Plus d’amyloïde soluble, moins de risques de démence
Pour confirmer leur hypothèse, les chercheurs de la nouvelle étude ont recruté des patients qui présentaient des mutations protéiniques prédisant une surexpression des plaques amyloïdes. « L’un des arguments les plus solides en faveur de l’hypothèse de la toxicité de l’amyloïde était basé sur ces mutations », explique Sturchio.
Lors des expériences, les scientifiques ont remarqué que les patients présentant un niveau élevé de plaques amyloïdes, mais qui possédaient par contre des taux élevés de la forme soluble de la protéine, avaient des fonctions cognitives similaires à celles des personnes en bonne santé. Ces personnes courent notamment moins de risques de développer de la démence, sur une période de trois ans. Tant que le niveau de bêta-amyloïde soluble dans le cerveau est supérieur à 270 picogrammes par millilitre, les patients volontaires restaient en bonne santé, peu importe leur taux d’accumulation de plaques.

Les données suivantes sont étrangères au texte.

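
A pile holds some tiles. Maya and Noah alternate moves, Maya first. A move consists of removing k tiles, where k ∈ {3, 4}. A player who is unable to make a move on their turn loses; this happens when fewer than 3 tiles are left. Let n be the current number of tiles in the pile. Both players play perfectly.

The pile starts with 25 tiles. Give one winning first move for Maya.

Remove 3, leaving 22.

Classify positions by backward induction: terminal positions (no move available) are L. From any other position, the mover wins iff some move reaches an L.
n=0: no move → L
n=1: no move → L
n=2: no move → L
n=3: →0(L), so W
n=4: →1(L), so W
n=5: →2(L), so W
n=6: →2(L), so W
n=7: →4(W), 3(W) — all W, so L
n=8: →5(W), 4(W) — all W, so L
n=9: →6(W), 5(W) — all W, so L
n=10: →7(L), so W
n=11: →8(L), so W
n=12: →9(L), so W
n=13: →9(L), so W
n=14: →11(W), 10(W) — all W, so L
n=15: →12(W), 11(W) — all W, so L
n=16: →13(W), 12(W) — all W, so L
n=17: →14(L), so W
n=18: →15(L), so W
n=19: →16(L), so W
n=20: →16(L), so W
n=21: →18(W), 17(W) — all W, so L
n=22: →19(W), 18(W) — all W, so L
n=23: →20(W), 19(W) — all W, so L
n=24: →21(L), so W
n=25: →22(L), so W
From 25, the L positions reachable in one move are: 22, 21. Any move reaching one of these is winning.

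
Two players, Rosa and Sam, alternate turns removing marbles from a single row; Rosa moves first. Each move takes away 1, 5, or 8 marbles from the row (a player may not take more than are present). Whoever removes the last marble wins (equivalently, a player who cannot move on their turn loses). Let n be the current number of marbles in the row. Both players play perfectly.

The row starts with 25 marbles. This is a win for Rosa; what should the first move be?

Remove 8, leaving 17.

Classify positions by backward induction: terminal positions (no move available) are L. From any other position, the mover wins iff some move reaches an L.
n=0: no move → L
n=1: W (go to 0, an L position)
n=2: L (sole option 1(W) is W)
n=3: W (go to 2, an L position)
n=4: L (sole option 3(W) is W)
n=5: W (go to 4, an L position)
n=6: L (options 5(W), 1(W) are all W)
n=7: W (go to 6, an L position)
n=8: W (go to 0, an L position)
n=9: W (go to 4, an L position)
n=10: W (go to 2, an L position)
n=11: W (go to 6, an L position)
n=12: W (go to 4, an L position)
n=13: L (options 12(W), 8(W), 5(W) are all W)
n=14: W (go to 13, an L position)
n=15: L (options 14(W), 10(W), 7(W) are all W)
n=16: W (go to 15, an L position)
n=17: L (options 16(W), 12(W), 9(W) are all W)
n=18: W (go to 17, an L position)
n=19: L (options 18(W), 14(W), 11(W) are all W)
n=20: W (go to 19, an L position)
n=21: W (go to 13, an L position)
n=22: W (go to 17, an L position)
n=23: W (go to 15, an L position)
n=24: W (go to 19, an L position)
n=25: W (go to 17, an L position)
From 25, the L positions reachable in one move are: 17.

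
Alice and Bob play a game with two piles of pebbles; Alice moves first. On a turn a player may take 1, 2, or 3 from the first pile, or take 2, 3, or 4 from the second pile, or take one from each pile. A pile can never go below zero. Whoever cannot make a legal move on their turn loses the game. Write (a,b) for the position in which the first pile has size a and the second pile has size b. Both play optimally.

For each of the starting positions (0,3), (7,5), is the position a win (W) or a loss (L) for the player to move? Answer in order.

(0,3): W, (7,5): L

Label each position W (a win for the player to move) or L (a loss). A position with no legal move is L; any other position is W exactly when some move reaches an L, and L when every move reaches a W.
No move ever increases a pile, so every position that can arise here has a ≤ 7 and b ≤ 5; it is enough to label the cells with 0 ≤ a ≤ 7 and 0 ≤ b ≤ 5.
Every move lowers a or b (never raises either), so fill the grid row by row in increasing a, and left to right within a row: each cell's successors are then already labelled.
      b=0  b=1  b=2  b=3  b=4  b=5
a=0:    L    L    W    W    W    W
a=1:    W    W    W    L    L    W
a=2:    W    W    L    W    W    W
a=3:    W    W    W    W    W    L
a=4:    L    L    W    W    W    W
a=5:    W    W    W    L    L    W
a=6:    W    W    L    W    W    W
a=7:    W    W    W    W    W    L
Cells with no legal move (terminal, hence L): (0,0), (0,1).
The remaining L cells, each justified by listing all of its moves:
(1,3): →(0,3)(W), (1,1)(W), (1,0)(W), (0,2)(W) — all W, so L
(1,4): →(0,4)(W), (1,2)(W), (1,1)(W), (1,0)(W), (0,3)(W) — all W, so L
(2,2): →(1,2)(W), (0,2)(W), (2,0)(W), (1,1)(W) — all W, so L
(3,5): →(2,5)(W), (1,5)(W), (0,5)(W), (3,3)(W), (3,2)(W), (3,1)(W), (2,4)(W) — all W, so L
(4,0): →(3,0)(W), (2,0)(W), (1,0)(W) — all W, so L
(4,1): →(3,1)(W), (2,1)(W), (1,1)(W), (3,0)(W) — all W, so L
(5,3): →(4,3)(W), (3,3)(W), (2,3)(W), (5,1)(W), (5,0)(W), (4,2)(W) — all W, so L
(5,4): →(4,4)(W), (3,4)(W), (2,4)(W), (5,2)(W), (5,1)(W), (5,0)(W), (4,3)(W) — all W, so L
(6,2): →(5,2)(W), (4,2)(W), (3,2)(W), (6,0)(W), (5,1)(W) — all W, so L
(7,5): →(6,5)(W), (5,5)(W), (4,5)(W), (7,3)(W), (7,2)(W), (7,1)(W), (6,4)(W) — all W, so L
Every other cell has at least one move into one of the L cells above, so it is W.
(0,3): the move to (0,1) reaches an L cell, so W
(7,5): one of the L cells justified above, so L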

La découverte pourrait rapidement découler sur un traitement de secours
Pour le moment, les chercheurs de la nouvelle étude se concentrent sur les mécanismes qui pourraient induire une diminution d’amyloïdes solubles, dans le cerveau. Mais comme l’essentiel est de pouvoir en assurer un niveau élevé, on pourrait hypothétiquement en administrer en tant que traitement de secours. Toutefois, il faudrait s’assurer également qu’elles ne mutent pas pour former des plaques une fois injectées.
L’hypothèse pourrait également s’appliquer à d’autres maladies neurodégénératives dans lesquelles des protéines solubles interviennent également pour former des dépôts solides en mutant. « Nous préconisons que ce qui peut être plus significatif dans toutes les maladies dégénératives est la perte de protéines normales plutôt que la fraction mesurable de protéines anormales », suggère Espay. L’effet observable serait notamment une perte et non un gain, car le cerveau des malades rétrécit avec le temps.
La prochaine étape serait de décrypter les mécanismes engendrant la diminution de l’amyloïde soluble. Ils pourraient être induits par des virus, des toxines ou encore des processus génétiques. La compréhension de ces mécanismes profonds permettrait de développer des traitements plus ciblés et plus efficaces, sans besoin d’augmenter artificiellement le taux de la protéine. « En reconnaissant les sous-types biologiques, infectieux et toxiques de la maladie de Parkinson et de la maladie d’Alzheimer, nous disposerons de traitements spécifiques capables de ralentir la progression de la maladie », conclut Epsay.